L’autre manière d’apprécier la mer d’Oman consiste à sagement rester à bord d’une vedette rapide ou d’un modeste bateau de pêche afin d’aller faire des ronds dans l’eau quelques centaines de mètres au-delà du rivage. En effet, le mini plateau continental cède brutalement la place à une fosse vertigineuse mesurée à plus de 3 000 m de profondeur, sur quelques centaines de kilomètres de longueur. Ce corridor des abysses est balayé par de puissants courants ascendants qui font remonter vers la surface d’imposants nuages de plancton. Les cétacés adorent cette restauration à domicile.

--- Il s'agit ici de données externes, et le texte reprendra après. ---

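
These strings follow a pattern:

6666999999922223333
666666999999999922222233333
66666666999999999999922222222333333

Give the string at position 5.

666666666666999999999999999999922222222222233333333

Each string has the form 6^{2n} 9^{3n+1} 2^{2n} 3^{n+2}, where the shown terms are n = 2, 3, 4.
Setting n = 6 gives 12, 19, 12, 8 characters in each block.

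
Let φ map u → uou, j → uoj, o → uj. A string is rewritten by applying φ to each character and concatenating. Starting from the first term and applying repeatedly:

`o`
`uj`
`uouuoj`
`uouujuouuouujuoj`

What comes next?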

©Office du tourisme du sultanat d'Oman 

Les plus nombreux à en profiter sont les dauphins dont on recense ici une bonne vingtaine d’espèces. A bosse, souffleur, tacheté, bleu, long bec…, ils sont tous là. Les spécialistes se frottent les mains, les vacanciers ordinaires ouvrent des yeux ronds et pestent en triturant la fonction photo de leur téléphone portable. Car très fréquemment, ce sont non pas quelques dauphins égarés qui assurent le rendez-vous mais bel et bien des centaines qui répondent à l’appel du bateau et de ses visiteurs. Certains parlent même de milliers. Ils filent à ses côtés, plongent soudainement, remontent aussi vite pour exécuter une pirouette, dessinent des courbes gracieuses, une vrille, semblent montrer le chemin, nagent sur le flanc, regard brillant, on verrait presqu’un sourire. Difficile de ne pas être alors certain de la communication entre l’animal et l’homme. Surtout quand, sans le moindre signe visible, la troupe entière plonge et disparait. La mer retrouve alors son calme, le spectacle est terminé. Il a été grandiose.

 

Baleines et orques

Entre octobre et mars, les baleines entrent dans la danse. Puissantes, lentes, majestueuses, les voici qui offrent geysers et queues déployées en parasol avant de battre la surface de l’eau. Elles plongent avant de réapparaitre quelques dizaines de mètres plus loin. Impressionnant.

©Getty Images

A la même période, elles sont rejointes par les orques, souvent une trentaine d’individus à la robe noire et blanche. A leur tour, ils assurent le spectacle, surgissent à une vitesse folle, disparaissent aussi vite comme pour magnifier cette part de mystère qu’ils rejoignent dans les ténèbres des grands fonds. Alors, Oman signe l’alliance entre l’esprit de la terre et les âmes de la mer. Dans le ciel brille une pleine lumière.